Now where we stand: We filed a case, we had our trial here in San Francisco in the district court. The final arguments have been made and we’re waiting for the judge’s ruling (Reiner side won in Judge Vaughn Walker’s Aug. 4 ruling). We feel very optimistic that that he will rule in our favor. We put on an incredible case – we actually used their witnesses against them. David Boies was just magnificent in taking their witnesses and basically making our case. So then, after this ruling, one way or another, it will go onto the Ninth circuit and then onto the Supreme Court. It’ll be a haul, but we feel like this is a landmark case along the lines of Brown vs. The Board of Education.

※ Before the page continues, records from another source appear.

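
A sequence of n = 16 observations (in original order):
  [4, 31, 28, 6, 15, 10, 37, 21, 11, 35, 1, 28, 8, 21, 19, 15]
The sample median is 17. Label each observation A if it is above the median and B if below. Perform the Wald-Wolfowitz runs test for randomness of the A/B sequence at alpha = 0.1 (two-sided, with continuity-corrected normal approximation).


Step 1: Compute median = 17; label A = above, B = below.
Labels in order: BAABBBAABABABAAB  (n_A = 8, n_B = 8)
Step 2: Count runs R = 11.
Step 3: Under H0 (random ordering), E[R] = 2*n_A*n_B/(n_A+n_B) + 1 = 2*8*8/16 + 1 = 9.0000.
        Var[R] = 2*n_A*n_B*(2*n_A*n_B - n_A - n_B) / ((n_A+n_B)^2 * (n_A+n_B-1)) = 14336/3840 = 3.7333.
        SD[R] = 1.9322.
Step 4: Continuity-corrected z = (R - 0.5 - E[R]) / SD[R] = (11 - 0.5 - 9.0000) / 1.9322 = 0.7763.
Step 5: Two-sided p-value via normal approximation = 2*(1 - Phi(|z|)) = 0.437558.
Step 6: alpha = 0.1. fail to reject H0.

R = 11, z = 0.7763, p = 0.437558, fail to reject H0.


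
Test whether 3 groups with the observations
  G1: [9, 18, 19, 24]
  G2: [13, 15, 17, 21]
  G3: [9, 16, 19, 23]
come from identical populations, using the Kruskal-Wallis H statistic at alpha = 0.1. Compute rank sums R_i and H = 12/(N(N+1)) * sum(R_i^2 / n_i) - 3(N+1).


Step 1: Combine all N = 12 observations and assign midranks.
sorted (value, group, rank): (9,G1,1.5), (9,G3,1.5), (13,G2,3), (15,G2,4), (16,G3,5), (17,G2,6), (18,G1,7), (19,G1,8.5), (19,G3,8.5), (21,G2,10), (23,G3,11), (24,G1,12)
Step 2: Sum ranks within each group.
R_1 = 29 (n_1 = 4)
R_2 = 23 (n_2 = 4)
R_3 = 26 (n_3 = 4)
Step 3: H = 12/(N(N+1)) * sum(R_i^2/n_i) - 3(N+1)
     = 12/(12*13) * (29^2/4 + 23^2/4 + 26^2/4) - 3*13
     = 0.076923 * 511.5 - 39
     = 0.346154.
Step 4: Ties present; correction factor C = 1 - 12/(12^3 - 12) = 0.993007. Corrected H = 0.346154 / 0.993007 = 0.348592.
Step 5: Under H0, H ~ chi^2(2); p-value = 0.840048.
Step 6: alpha = 0.1. fail to reject H0.

H = 0.3486, df = 2, p = 0.840048, fail to reject H0.


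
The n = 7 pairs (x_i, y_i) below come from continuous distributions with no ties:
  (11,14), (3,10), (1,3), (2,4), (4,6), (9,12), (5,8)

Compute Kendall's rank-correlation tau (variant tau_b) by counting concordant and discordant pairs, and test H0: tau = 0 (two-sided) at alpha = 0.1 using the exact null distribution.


Step 1: Enumerate the 21 unordered pairs (i,j) with i<j and classify each by sign(x_j-x_i) * sign(y_j-y_i).
  (1,2):dx=-8,dy=-4->C; (1,3):dx=-10,dy=-11->C; (1,4):dx=-9,dy=-10->C; (1,5):dx=-7,dy=-8->C
  (1,6):dx=-2,dy=-2->C; (1,7):dx=-6,dy=-6->C; (2,3):dx=-2,dy=-7->C; (2,4):dx=-1,dy=-6->C
  (2,5):dx=+1,dy=-4->D; (2,6):dx=+6,dy=+2->C; (2,7):dx=+2,dy=-2->D; (3,4):dx=+1,dy=+1->C
  (3,5):dx=+3,dy=+3->C; (3,6):dx=+8,dy=+9->C; (3,7):dx=+4,dy=+5->C; (4,5):dx=+2,dy=+2->C
  (4,6):dx=+7,dy=+8->C; (4,7):dx=+3,dy=+4->C; (5,6):dx=+5,dy=+6->C; (5,7):dx=+1,dy=+2->C
  (6,7):dx=-4,dy=-4->C
Step 2: C = 19, D = 2, total pairs = 21.
Step 3: tau = (C - D)/(n(n-1)/2) = (19 - 2)/21 = 0.809524.
Step 4: Exact two-sided p-value (enumerate n! = 5040 permutations of y under H0): p = 0.010714.
Step 5: alpha = 0.1. reject H0.

tau_b = 0.8095 (C=19, D=2), p = 0.010714, reject H0.


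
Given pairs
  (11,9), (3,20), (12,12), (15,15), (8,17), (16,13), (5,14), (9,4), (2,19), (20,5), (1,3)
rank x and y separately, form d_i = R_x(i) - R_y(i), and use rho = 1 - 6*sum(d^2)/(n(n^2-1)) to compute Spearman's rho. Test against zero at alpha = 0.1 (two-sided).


Step 1: Rank x and y separately (midranks; no ties here).
rank(x): 11->7, 3->3, 12->8, 15->9, 8->5, 16->10, 5->4, 9->6, 2->2, 20->11, 1->1
rank(y): 9->4, 20->11, 12->5, 15->8, 17->9, 13->6, 14->7, 4->2, 19->10, 5->3, 3->1
Step 2: d_i = R_x(i) - R_y(i); compute d_i^2.
  (7-4)^2=9, (3-11)^2=64, (8-5)^2=9, (9-8)^2=1, (5-9)^2=16, (10-6)^2=16, (4-7)^2=9, (6-2)^2=16, (2-10)^2=64, (11-3)^2=64, (1-1)^2=0
sum(d^2) = 268.
Step 3: rho = 1 - 6*268 / (11*(11^2 - 1)) = 1 - 1608/1320 = -0.218182.
Step 4: Under H0, t = rho * sqrt((n-2)/(1-rho^2)) = -0.6707 ~ t(9).
Step 5: Two-sided p-value from the t-distribution with 9 df = 0.519248.
Step 6: alpha = 0.1. fail to reject H0.

rho = -0.2182, p = 0.519248, fail to reject H0 at alpha = 0.1.


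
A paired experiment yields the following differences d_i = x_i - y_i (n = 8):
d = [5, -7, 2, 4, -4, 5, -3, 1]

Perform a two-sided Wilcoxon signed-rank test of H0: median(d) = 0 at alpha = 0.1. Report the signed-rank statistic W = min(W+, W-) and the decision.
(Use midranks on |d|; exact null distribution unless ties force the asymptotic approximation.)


Step 1: Drop any zero differences (none here) and take |d_i|.
|d| = [5, 7, 2, 4, 4, 5, 3, 1]
Step 2: Midrank |d_i| (ties get averaged ranks).
ranks: |5|->6.5, |7|->8, |2|->2, |4|->4.5, |4|->4.5, |5|->6.5, |3|->3, |1|->1
Step 3: Attach original signs; sum ranks with positive sign and with negative sign.
W+ = 6.5 + 2 + 4.5 + 6.5 + 1 = 20.5
W- = 8 + 4.5 + 3 = 15.5
(Check: W+ + W- = 36 should equal n(n+1)/2 = 36.)
Step 4: Test statistic W = min(W+, W-) = 15.5.
Step 5: Ties in |d|, so use the tie-corrected normal approximation.
        E[W] = n(n+1)/4 = 8*9/4 = 18.
        Tie groups: |d|=4 (t=2), |d|=5 (t=2); sum(t^3 - t) = 12.
        Var[W] = n(n+1)(2n+1)/24 - sum(t^3-t)/48 = 1224/24 - 12/48 = 50.75.
        z = (W - E[W]) / sqrt(Var[W]) = (15.5 - 18) / 7.1239 = -0.3509.
        Two-sided p = 2*Phi(z) = 0.725640.
Step 6: alpha = 0.1. fail to reject H0.

W+ = 20.5, W- = 15.5, W = min = 15.5, p = 0.725640, fail to reject H0.


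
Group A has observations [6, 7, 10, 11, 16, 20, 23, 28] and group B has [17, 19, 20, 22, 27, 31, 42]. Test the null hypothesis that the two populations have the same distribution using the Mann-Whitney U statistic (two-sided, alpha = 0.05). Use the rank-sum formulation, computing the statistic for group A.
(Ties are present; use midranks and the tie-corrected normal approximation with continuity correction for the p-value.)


Step 1: Combine and sort all 15 observations; assign midranks.
sorted (value, group): (6,X), (7,X), (10,X), (11,X), (16,X), (17,Y), (19,Y), (20,X), (20,Y), (22,Y), (23,X), (27,Y), (28,X), (31,Y), (42,Y)
ranks: 6->1, 7->2, 10->3, 11->4, 16->5, 17->6, 19->7, 20->8.5, 20->8.5, 22->10, 23->11, 27->12, 28->13, 31->14, 42->15
Step 2: Rank sum for X: R1 = 1 + 2 + 3 + 4 + 5 + 8.5 + 11 + 13 = 47.5.
Step 3: U_X = R1 - n1(n1+1)/2 = 47.5 - 8*9/2 = 47.5 - 36 = 11.5.
       U_Y = n1*n2 - U_X = 56 - 11.5 = 44.5.
Step 4: Ties are present, so use the tie-corrected normal approximation (with continuity correction) for the p-value.
Step 5: p-value = 0.063840; compare to alpha = 0.05. fail to reject H0.

U_X = 11.5, p = 0.063840, fail to reject H0 at alpha = 0.05.


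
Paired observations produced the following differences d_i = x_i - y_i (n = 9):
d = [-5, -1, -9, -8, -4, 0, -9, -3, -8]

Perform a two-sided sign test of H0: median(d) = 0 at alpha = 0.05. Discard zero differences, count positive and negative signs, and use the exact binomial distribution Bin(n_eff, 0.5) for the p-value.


Step 1: Discard zero differences. Original n = 9; n_eff = number of nonzero differences = 8.
Nonzero differences (with sign): -5, -1, -9, -8, -4, -9, -3, -8
Step 2: Count signs: positive = 0, negative = 8.
Step 3: Under H0: P(positive) = 0.5, so the number of positives S ~ Bin(8, 0.5).
Step 4: Two-sided exact p-value = sum of Bin(8,0.5) probabilities at or below the observed probability = 0.007812.
Step 5: alpha = 0.05. reject H0.

n_eff = 8, pos = 0, neg = 8, p = 0.007812, reject H0.


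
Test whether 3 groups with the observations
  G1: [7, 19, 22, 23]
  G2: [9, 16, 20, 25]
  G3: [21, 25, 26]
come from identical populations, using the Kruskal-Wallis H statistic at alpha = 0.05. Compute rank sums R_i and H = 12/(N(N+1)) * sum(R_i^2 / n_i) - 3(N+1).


Step 1: Combine all N = 11 observations and assign midranks.
sorted (value, group, rank): (7,G1,1), (9,G2,2), (16,G2,3), (19,G1,4), (20,G2,5), (21,G3,6), (22,G1,7), (23,G1,8), (25,G2,9.5), (25,G3,9.5), (26,G3,11)
Step 2: Sum ranks within each group.
R_1 = 20 (n_1 = 4)
R_2 = 19.5 (n_2 = 4)
R_3 = 26.5 (n_3 = 3)
Step 3: H = 12/(N(N+1)) * sum(R_i^2/n_i) - 3(N+1)
     = 12/(11*12) * (20^2/4 + 19.5^2/4 + 26.5^2/3) - 3*12
     = 0.090909 * 429.146 - 36
     = 3.013258.
Step 4: Ties present; correction factor C = 1 - 6/(11^3 - 11) = 0.995455. Corrected H = 3.013258 / 0.995455 = 3.027017.
Step 5: Under H0, H ~ chi^2(2); p-value = 0.220136.
Step 6: alpha = 0.05. fail to reject H0.

H = 3.0270, df = 2, p = 0.220136, fail to reject H0.


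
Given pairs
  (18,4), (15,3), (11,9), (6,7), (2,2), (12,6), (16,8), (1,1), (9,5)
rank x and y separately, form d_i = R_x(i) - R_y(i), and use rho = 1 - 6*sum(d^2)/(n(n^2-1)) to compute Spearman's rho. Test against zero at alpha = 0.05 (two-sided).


Step 1: Rank x and y separately (midranks; no ties here).
rank(x): 18->9, 15->7, 11->5, 6->3, 2->2, 12->6, 16->8, 1->1, 9->4
rank(y): 4->4, 3->3, 9->9, 7->7, 2->2, 6->6, 8->8, 1->1, 5->5
Step 2: d_i = R_x(i) - R_y(i); compute d_i^2.
  (9-4)^2=25, (7-3)^2=16, (5-9)^2=16, (3-7)^2=16, (2-2)^2=0, (6-6)^2=0, (8-8)^2=0, (1-1)^2=0, (4-5)^2=1
sum(d^2) = 74.
Step 3: rho = 1 - 6*74 / (9*(9^2 - 1)) = 1 - 444/720 = 0.383333.
Step 4: Under H0, t = rho * sqrt((n-2)/(1-rho^2)) = 1.0981 ~ t(7).
Step 5: Two-sided p-value from the t-distribution with 7 df = 0.308495.
Step 6: alpha = 0.05. fail to reject H0.

rho = 0.3833, p = 0.308495, fail to reject H0 at alpha = 0.05.


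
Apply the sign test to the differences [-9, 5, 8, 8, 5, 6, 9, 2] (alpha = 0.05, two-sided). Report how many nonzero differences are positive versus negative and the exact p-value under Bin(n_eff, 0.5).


Step 1: Discard zero differences. Original n = 8; n_eff = number of nonzero differences = 8.
Nonzero differences (with sign): -9, +5, +8, +8, +5, +6, +9, +2
Step 2: Count signs: positive = 7, negative = 1.
Step 3: Under H0: P(positive) = 0.5, so the number of positives S ~ Bin(8, 0.5).
Step 4: Two-sided exact p-value = sum of Bin(8,0.5) probabilities at or below the observed probability = 0.070312.
Step 5: alpha = 0.05. fail to reject H0.

n_eff = 8, pos = 7, neg = 1, p = 0.070312, fail to reject H0.


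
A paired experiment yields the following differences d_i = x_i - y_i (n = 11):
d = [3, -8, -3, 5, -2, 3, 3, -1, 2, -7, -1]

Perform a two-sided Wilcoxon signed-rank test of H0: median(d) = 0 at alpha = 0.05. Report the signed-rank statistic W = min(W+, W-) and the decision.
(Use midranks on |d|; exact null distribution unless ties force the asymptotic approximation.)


Step 1: Drop any zero differences (none here) and take |d_i|.
|d| = [3, 8, 3, 5, 2, 3, 3, 1, 2, 7, 1]
Step 2: Midrank |d_i| (ties get averaged ranks).
ranks: |3|->6.5, |8|->11, |3|->6.5, |5|->9, |2|->3.5, |3|->6.5, |3|->6.5, |1|->1.5, |2|->3.5, |7|->10, |1|->1.5
Step 3: Attach original signs; sum ranks with positive sign and with negative sign.
W+ = 6.5 + 9 + 6.5 + 6.5 + 3.5 = 32
W- = 11 + 6.5 + 3.5 + 1.5 + 10 + 1.5 = 34
(Check: W+ + W- = 66 should equal n(n+1)/2 = 66.)
Step 4: Test statistic W = min(W+, W-) = 32.
Step 5: Ties in |d|, so use the tie-corrected normal approximation.
        E[W] = n(n+1)/4 = 11*12/4 = 33.
        Tie groups: |d|=1 (t=2), |d|=2 (t=2), |d|=3 (t=4); sum(t^3 - t) = 72.
        Var[W] = n(n+1)(2n+1)/24 - sum(t^3-t)/48 = 3036/24 - 72/48 = 125.
        z = (W - E[W]) / sqrt(Var[W]) = (32 - 33) / 11.1803 = -0.0894.
        Two-sided p = 2*Phi(z) = 0.928730.
Step 6: alpha = 0.05. fail to reject H0.

W+ = 32, W- = 34, W = min = 32, p = 0.928730, fail to reject H0.


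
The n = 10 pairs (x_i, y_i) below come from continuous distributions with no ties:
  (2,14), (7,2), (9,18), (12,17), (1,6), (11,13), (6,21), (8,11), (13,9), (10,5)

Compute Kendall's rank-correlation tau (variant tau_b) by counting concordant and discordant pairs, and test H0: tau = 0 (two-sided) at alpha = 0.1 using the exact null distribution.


Step 1: Enumerate the 45 unordered pairs (i,j) with i<j and classify each by sign(x_j-x_i) * sign(y_j-y_i).
  (1,2):dx=+5,dy=-12->D; (1,3):dx=+7,dy=+4->C; (1,4):dx=+10,dy=+3->C; (1,5):dx=-1,dy=-8->C
  (1,6):dx=+9,dy=-1->D; (1,7):dx=+4,dy=+7->C; (1,8):dx=+6,dy=-3->D; (1,9):dx=+11,dy=-5->D
  (1,10):dx=+8,dy=-9->D; (2,3):dx=+2,dy=+16->C; (2,4):dx=+5,dy=+15->C; (2,5):dx=-6,dy=+4->D
  (2,6):dx=+4,dy=+11->C; (2,7):dx=-1,dy=+19->D; (2,8):dx=+1,dy=+9->C; (2,9):dx=+6,dy=+7->C
  (2,10):dx=+3,dy=+3->C; (3,4):dx=+3,dy=-1->D; (3,5):dx=-8,dy=-12->C; (3,6):dx=+2,dy=-5->D
  (3,7):dx=-3,dy=+3->D; (3,8):dx=-1,dy=-7->C; (3,9):dx=+4,dy=-9->D; (3,10):dx=+1,dy=-13->D
  (4,5):dx=-11,dy=-11->C; (4,6):dx=-1,dy=-4->C; (4,7):dx=-6,dy=+4->D; (4,8):dx=-4,dy=-6->C
  (4,9):dx=+1,dy=-8->D; (4,10):dx=-2,dy=-12->C; (5,6):dx=+10,dy=+7->C; (5,7):dx=+5,dy=+15->C
  (5,8):dx=+7,dy=+5->C; (5,9):dx=+12,dy=+3->C; (5,10):dx=+9,dy=-1->D; (6,7):dx=-5,dy=+8->D
  (6,8):dx=-3,dy=-2->C; (6,9):dx=+2,dy=-4->D; (6,10):dx=-1,dy=-8->C; (7,8):dx=+2,dy=-10->D
  (7,9):dx=+7,dy=-12->D; (7,10):dx=+4,dy=-16->D; (8,9):dx=+5,dy=-2->D; (8,10):dx=+2,dy=-6->D
  (9,10):dx=-3,dy=-4->C
Step 2: C = 23, D = 22, total pairs = 45.
Step 3: tau = (C - D)/(n(n-1)/2) = (23 - 22)/45 = 0.022222.
Step 4: Exact two-sided p-value (enumerate n! = 3628800 permutations of y under H0): p = 1.000000.
Step 5: alpha = 0.1. fail to reject H0.

tau_b = 0.0222 (C=23, D=22), p = 1.000000, fail to reject H0.


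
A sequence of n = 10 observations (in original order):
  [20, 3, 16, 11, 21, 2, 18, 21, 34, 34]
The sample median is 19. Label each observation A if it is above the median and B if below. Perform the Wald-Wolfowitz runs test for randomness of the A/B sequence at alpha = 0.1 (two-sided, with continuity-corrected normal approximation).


Step 1: Compute median = 19; label A = above, B = below.
Labels in order: ABBBABBAAA  (n_A = 5, n_B = 5)
Step 2: Count runs R = 5.
Step 3: Under H0 (random ordering), E[R] = 2*n_A*n_B/(n_A+n_B) + 1 = 2*5*5/10 + 1 = 6.0000.
        Var[R] = 2*n_A*n_B*(2*n_A*n_B - n_A - n_B) / ((n_A+n_B)^2 * (n_A+n_B-1)) = 2000/900 = 2.2222.
        SD[R] = 1.4907.
Step 4: Continuity-corrected z = (R + 0.5 - E[R]) / SD[R] = (5 + 0.5 - 6.0000) / 1.4907 = -0.3354.
Step 5: Two-sided p-value via normal approximation = 2*(1 - Phi(|z|)) = 0.737316.
Step 6: alpha = 0.1. fail to reject H0.

R = 5, z = -0.3354, p = 0.737316, fail to reject H0.


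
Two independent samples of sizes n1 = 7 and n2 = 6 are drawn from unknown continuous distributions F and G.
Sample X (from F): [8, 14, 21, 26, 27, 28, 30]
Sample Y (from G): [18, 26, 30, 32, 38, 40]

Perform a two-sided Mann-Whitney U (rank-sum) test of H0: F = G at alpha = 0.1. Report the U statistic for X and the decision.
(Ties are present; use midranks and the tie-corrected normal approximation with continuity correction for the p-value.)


Step 1: Combine and sort all 13 observations; assign midranks.
sorted (value, group): (8,X), (14,X), (18,Y), (21,X), (26,X), (26,Y), (27,X), (28,X), (30,X), (30,Y), (32,Y), (38,Y), (40,Y)
ranks: 8->1, 14->2, 18->3, 21->4, 26->5.5, 26->5.5, 27->7, 28->8, 30->9.5, 30->9.5, 32->11, 38->12, 40->13
Step 2: Rank sum for X: R1 = 1 + 2 + 4 + 5.5 + 7 + 8 + 9.5 = 37.
Step 3: U_X = R1 - n1(n1+1)/2 = 37 - 7*8/2 = 37 - 28 = 9.
       U_Y = n1*n2 - U_X = 42 - 9 = 33.
Step 4: Ties are present, so use the tie-corrected normal approximation (with continuity correction) for the p-value.
Step 5: p-value = 0.099478; compare to alpha = 0.1. reject H0.

U_X = 9, p = 0.099478, reject H0 at alpha = 0.1.


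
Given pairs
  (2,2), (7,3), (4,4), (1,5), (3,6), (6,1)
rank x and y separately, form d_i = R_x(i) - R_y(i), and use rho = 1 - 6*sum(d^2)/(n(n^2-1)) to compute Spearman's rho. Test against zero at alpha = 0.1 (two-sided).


Step 1: Rank x and y separately (midranks; no ties here).
rank(x): 2->2, 7->6, 4->4, 1->1, 3->3, 6->5
rank(y): 2->2, 3->3, 4->4, 5->5, 6->6, 1->1
Step 2: d_i = R_x(i) - R_y(i); compute d_i^2.
  (2-2)^2=0, (6-3)^2=9, (4-4)^2=0, (1-5)^2=16, (3-6)^2=9, (5-1)^2=16
sum(d^2) = 50.
Step 3: rho = 1 - 6*50 / (6*(6^2 - 1)) = 1 - 300/210 = -0.428571.
Step 4: Under H0, t = rho * sqrt((n-2)/(1-rho^2)) = -0.9487 ~ t(4).
Step 5: Two-sided p-value from the t-distribution with 4 df = 0.396501.
Step 6: alpha = 0.1. fail to reject H0.

rho = -0.4286, p = 0.396501, fail to reject H0 at alpha = 0.1.


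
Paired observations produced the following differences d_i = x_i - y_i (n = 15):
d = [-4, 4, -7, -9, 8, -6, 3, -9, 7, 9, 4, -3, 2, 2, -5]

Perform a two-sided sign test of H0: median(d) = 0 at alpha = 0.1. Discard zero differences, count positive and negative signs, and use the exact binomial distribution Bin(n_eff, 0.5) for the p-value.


Step 1: Discard zero differences. Original n = 15; n_eff = number of nonzero differences = 15.
Nonzero differences (with sign): -4, +4, -7, -9, +8, -6, +3, -9, +7, +9, +4, -3, +2, +2, -5
Step 2: Count signs: positive = 8, negative = 7.
Step 3: Under H0: P(positive) = 0.5, so the number of positives S ~ Bin(15, 0.5).
Step 4: Two-sided exact p-value = sum of Bin(15,0.5) probabilities at or below the observed probability = 1.000000.
Step 5: alpha = 0.1. fail to reject H0.

n_eff = 15, pos = 8, neg = 7, p = 1.000000, fail to reject H0.


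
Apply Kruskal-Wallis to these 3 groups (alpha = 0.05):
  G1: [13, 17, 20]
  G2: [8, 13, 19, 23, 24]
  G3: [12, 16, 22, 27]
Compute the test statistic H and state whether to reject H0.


Step 1: Combine all N = 12 observations and assign midranks.
sorted (value, group, rank): (8,G2,1), (12,G3,2), (13,G1,3.5), (13,G2,3.5), (16,G3,5), (17,G1,6), (19,G2,7), (20,G1,8), (22,G3,9), (23,G2,10), (24,G2,11), (27,G3,12)
Step 2: Sum ranks within each group.
R_1 = 17.5 (n_1 = 3)
R_2 = 32.5 (n_2 = 5)
R_3 = 28 (n_3 = 4)
Step 3: H = 12/(N(N+1)) * sum(R_i^2/n_i) - 3(N+1)
     = 12/(12*13) * (17.5^2/3 + 32.5^2/5 + 28^2/4) - 3*13
     = 0.076923 * 509.333 - 39
     = 0.179487.
Step 4: Ties present; correction factor C = 1 - 6/(12^3 - 12) = 0.996503. Corrected H = 0.179487 / 0.996503 = 0.180117.
Step 5: Under H0, H ~ chi^2(2); p-value = 0.913878.
Step 6: alpha = 0.05. fail to reject H0.

H = 0.1801, df = 2, p = 0.913878, fail to reject H0.


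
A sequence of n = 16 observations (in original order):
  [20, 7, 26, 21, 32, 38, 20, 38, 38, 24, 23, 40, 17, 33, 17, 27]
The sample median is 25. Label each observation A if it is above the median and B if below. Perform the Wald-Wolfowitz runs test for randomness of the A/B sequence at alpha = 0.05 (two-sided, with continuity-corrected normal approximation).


Step 1: Compute median = 25; label A = above, B = below.
Labels in order: BBABAABAABBABABA  (n_A = 8, n_B = 8)
Step 2: Count runs R = 12.
Step 3: Under H0 (random ordering), E[R] = 2*n_A*n_B/(n_A+n_B) + 1 = 2*8*8/16 + 1 = 9.0000.
        Var[R] = 2*n_A*n_B*(2*n_A*n_B - n_A - n_B) / ((n_A+n_B)^2 * (n_A+n_B-1)) = 14336/3840 = 3.7333.
        SD[R] = 1.9322.
Step 4: Continuity-corrected z = (R - 0.5 - E[R]) / SD[R] = (12 - 0.5 - 9.0000) / 1.9322 = 1.2939.
Step 5: Two-sided p-value via normal approximation = 2*(1 - Phi(|z|)) = 0.195709.
Step 6: alpha = 0.05. fail to reject H0.

R = 12, z = 1.2939, p = 0.195709, fail to reject H0.


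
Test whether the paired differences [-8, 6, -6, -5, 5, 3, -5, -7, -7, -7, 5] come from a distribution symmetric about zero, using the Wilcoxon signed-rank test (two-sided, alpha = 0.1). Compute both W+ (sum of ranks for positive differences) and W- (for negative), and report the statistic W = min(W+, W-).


Step 1: Drop any zero differences (none here) and take |d_i|.
|d| = [8, 6, 6, 5, 5, 3, 5, 7, 7, 7, 5]
Step 2: Midrank |d_i| (ties get averaged ranks).
ranks: |8|->11, |6|->6.5, |6|->6.5, |5|->3.5, |5|->3.5, |3|->1, |5|->3.5, |7|->9, |7|->9, |7|->9, |5|->3.5
Step 3: Attach original signs; sum ranks with positive sign and with negative sign.
W+ = 6.5 + 3.5 + 1 + 3.5 = 14.5
W- = 11 + 6.5 + 3.5 + 3.5 + 9 + 9 + 9 = 51.5
(Check: W+ + W- = 66 should equal n(n+1)/2 = 66.)
Step 4: Test statistic W = min(W+, W-) = 14.5.
Step 5: Ties in |d|, so use the tie-corrected normal approximation.
        E[W] = n(n+1)/4 = 11*12/4 = 33.
        Tie groups: |d|=5 (t=4), |d|=6 (t=2), |d|=7 (t=3); sum(t^3 - t) = 90.
        Var[W] = n(n+1)(2n+1)/24 - sum(t^3-t)/48 = 3036/24 - 90/48 = 124.625.
        z = (W - E[W]) / sqrt(Var[W]) = (14.5 - 33) / 11.1636 = -1.6572.
        Two-sided p = 2*Phi(z) = 0.097484.
Step 6: alpha = 0.1. reject H0.

W+ = 14.5, W- = 51.5, W = min = 14.5, p = 0.097484, reject H0.


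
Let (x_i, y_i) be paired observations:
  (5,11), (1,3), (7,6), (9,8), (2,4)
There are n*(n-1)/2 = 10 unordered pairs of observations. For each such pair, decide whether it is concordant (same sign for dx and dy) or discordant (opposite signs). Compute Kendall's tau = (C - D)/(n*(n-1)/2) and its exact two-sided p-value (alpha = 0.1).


Step 1: Enumerate the 10 unordered pairs (i,j) with i<j and classify each by sign(x_j-x_i) * sign(y_j-y_i).
  (1,2):dx=-4,dy=-8->C; (1,3):dx=+2,dy=-5->D; (1,4):dx=+4,dy=-3->D; (1,5):dx=-3,dy=-7->C
  (2,3):dx=+6,dy=+3->C; (2,4):dx=+8,dy=+5->C; (2,5):dx=+1,dy=+1->C; (3,4):dx=+2,dy=+2->C
  (3,5):dx=-5,dy=-2->C; (4,5):dx=-7,dy=-4->C
Step 2: C = 8, D = 2, total pairs = 10.
Step 3: tau = (C - D)/(n(n-1)/2) = (8 - 2)/10 = 0.600000.
Step 4: Exact two-sided p-value (enumerate n! = 120 permutations of y under H0): p = 0.233333.
Step 5: alpha = 0.1. fail to reject H0.

tau_b = 0.6000 (C=8, D=2), p = 0.233333, fail to reject H0.


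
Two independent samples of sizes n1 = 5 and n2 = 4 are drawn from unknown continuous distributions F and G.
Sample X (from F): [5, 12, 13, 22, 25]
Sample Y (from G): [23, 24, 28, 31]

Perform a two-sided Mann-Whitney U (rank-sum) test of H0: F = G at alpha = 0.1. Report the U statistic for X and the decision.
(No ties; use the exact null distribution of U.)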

One last question – we’re doing this interview in the Governor’s Suite – is that an omen?
Is this what this is? Is this the Governor’s Suite? I had no idea! But you know Arnold Schwarzenegger is in favor of what we’re doing. He’s in favor of gay marriage, and Attorney General Brown is also in favor.
I wondered if you were interested in following Arnold Schwarzenegger and Ronald Reagan into a suite at the Hyatt, because apparently that’s the Governor’s Mansion.
No (laughs).
Note: Chad Griffin is the board president and Rob Reiner, Michele Reiner, and Kristina Schake are board members of the American Foundation for Equal Rights. Griffin is described on the Foundation’s website as the youngest staffer ever to serve in the West Wing of the White House and as an executive producer of the recent film “Outrage.” Other board members include screenwriter Dustin Lance Black (“Milk,” “Big Love”) and producer Bruce Cohen (“Milk,” “American Beauty”). More information about the Foundation can be found at www.equalrightsfoundation.org.